EVE Online players further scientific research using pattern-matching minigame
EVE Online players taking part in developer CCP Games' 'Citizen Science' project have helped scientists broaden their understanding of protein patterns within human cells.
The project began back in March 2016, when CCP partnered with various research groups to create a pattern-matching minigame called Project Discovery.
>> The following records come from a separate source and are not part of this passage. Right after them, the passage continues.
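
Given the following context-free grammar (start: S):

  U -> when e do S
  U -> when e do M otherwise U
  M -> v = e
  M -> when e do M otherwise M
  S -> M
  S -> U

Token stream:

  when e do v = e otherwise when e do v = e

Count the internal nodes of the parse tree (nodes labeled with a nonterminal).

[S [U when e do [M v = e] otherwise [U when e do [S [M v = e]]]]]

6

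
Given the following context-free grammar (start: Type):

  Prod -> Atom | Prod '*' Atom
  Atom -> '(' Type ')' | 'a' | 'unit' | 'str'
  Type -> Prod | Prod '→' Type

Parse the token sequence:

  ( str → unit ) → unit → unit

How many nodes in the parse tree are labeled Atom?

5

[Type [Prod [Atom ( [Type [Prod [Atom str]] → [Type [Prod [Atom unit]]]] )]] → [Type [Prod [Atom unit]] → [Type [Prod [Atom unit]]]]]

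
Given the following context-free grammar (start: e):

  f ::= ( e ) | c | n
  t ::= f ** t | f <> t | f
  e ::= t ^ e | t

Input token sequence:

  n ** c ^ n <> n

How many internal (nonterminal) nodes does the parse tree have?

10

[e [t [f n] ** [t [f c]]] ^ [e [t [f n] <> [t [f n]]]]]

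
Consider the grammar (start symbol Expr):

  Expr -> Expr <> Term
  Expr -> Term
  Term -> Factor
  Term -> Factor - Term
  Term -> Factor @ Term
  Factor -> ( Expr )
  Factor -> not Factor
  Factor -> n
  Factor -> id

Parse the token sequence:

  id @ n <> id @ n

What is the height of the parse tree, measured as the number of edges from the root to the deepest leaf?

5

[Expr [Expr [Term [Factor id] @ [Term [Factor n]]]] <> [Term [Factor id] @ [Term [Factor n]]]]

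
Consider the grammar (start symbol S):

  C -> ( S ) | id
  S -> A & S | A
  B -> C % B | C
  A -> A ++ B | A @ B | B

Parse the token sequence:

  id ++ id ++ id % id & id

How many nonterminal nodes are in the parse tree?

[S [A [A [A [B [C id]]] ++ [B [C id]]] ++ [B [C id] % [B [C id]]]] & [S [A [B [C id]]]]]

16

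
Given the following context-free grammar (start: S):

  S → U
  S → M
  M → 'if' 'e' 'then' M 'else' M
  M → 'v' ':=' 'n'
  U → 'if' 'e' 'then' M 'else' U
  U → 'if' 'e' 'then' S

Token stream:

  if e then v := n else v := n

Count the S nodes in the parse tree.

1

[S [M if e then [M v := n] else [M v := n]]]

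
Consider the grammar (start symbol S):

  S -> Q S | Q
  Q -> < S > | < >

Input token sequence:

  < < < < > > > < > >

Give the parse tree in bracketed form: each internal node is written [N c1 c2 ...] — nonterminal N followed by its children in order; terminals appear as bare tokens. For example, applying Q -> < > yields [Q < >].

[S [Q < [S [Q < [S [Q < [S [Q < >]] >]] >] [S [Q < >]]] >]]

S
Q
< S >
< Q S >
< < S > S >
< < Q > S >
< < < S > > S >
< < < Q > > S >
< < < < > > > S >
< < < < > > > Q >
< < < < > > > < > >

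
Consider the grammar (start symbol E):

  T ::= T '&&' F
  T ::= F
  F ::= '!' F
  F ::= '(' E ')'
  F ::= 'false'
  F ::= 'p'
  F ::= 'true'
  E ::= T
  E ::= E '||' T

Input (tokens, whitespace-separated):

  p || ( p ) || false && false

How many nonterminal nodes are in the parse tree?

[E [E [E [T [F p]]] || [T [F ( [E [T [F p]]] )]]] || [T [T [F false]] && [F false]]]

14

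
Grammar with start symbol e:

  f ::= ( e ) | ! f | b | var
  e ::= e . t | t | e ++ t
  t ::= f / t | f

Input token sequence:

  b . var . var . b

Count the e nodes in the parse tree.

[e [e [e [e [t [f b]]] . [t [f var]]] . [t [f var]]] . [t [f b]]]

4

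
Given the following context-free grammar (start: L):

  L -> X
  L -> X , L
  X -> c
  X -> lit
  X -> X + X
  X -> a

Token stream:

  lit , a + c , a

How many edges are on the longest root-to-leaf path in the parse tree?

4

[L [X lit] , [L [X [X a] + [X c]] , [L [X a]]]]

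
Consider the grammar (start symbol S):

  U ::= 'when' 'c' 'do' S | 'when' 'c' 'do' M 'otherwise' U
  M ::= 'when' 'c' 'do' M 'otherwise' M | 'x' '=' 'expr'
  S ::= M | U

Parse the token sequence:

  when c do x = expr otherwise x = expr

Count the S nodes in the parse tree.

[S [M when c do [M x = expr] otherwise [M x = expr]]]

1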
The game asked players to match images of protein patterns pulled from a database of over 13 million human cells, with CCP offering a variety of in-game rewards to incentivize participation.
Over two years later the EVE community has delivered the goods, and those scientists involved in the project say they've now developed a more granular understanding of protein patterns thanks to player efforts.
"EVE players helped boost the artificial intelligence system used for predicting protein localization on a subcellular level," explains a CCP press release.
"That combination of crowdsourcing and AI led to improved classification of subcellular protein patterns and the first-time identification of ten new members of the family of cellular structures known as 'Rods & Rings'."
The data amassed by players is now being fed into the publicly-available Human Protein Atlas database, and will become a resource for researchers around the world.
KTH Royal Institute of Technology researcher Professor Emma Lundburg has suggested the Citizen Science initiative will be the first of many projects to unite video games and science to further real-world progress through play.
"I believe that the integration of scientific tasks into established computer games will be a commonly used approach in the future to harness the brain processing power of humans," she commented.
"The intricate designs of citizen science games feeding directly into machine learning models has the power to rapidly leverage the output of large-scale science efforts. We are grateful to all the citizen scientists who participated in this project, and for the discoveries they made."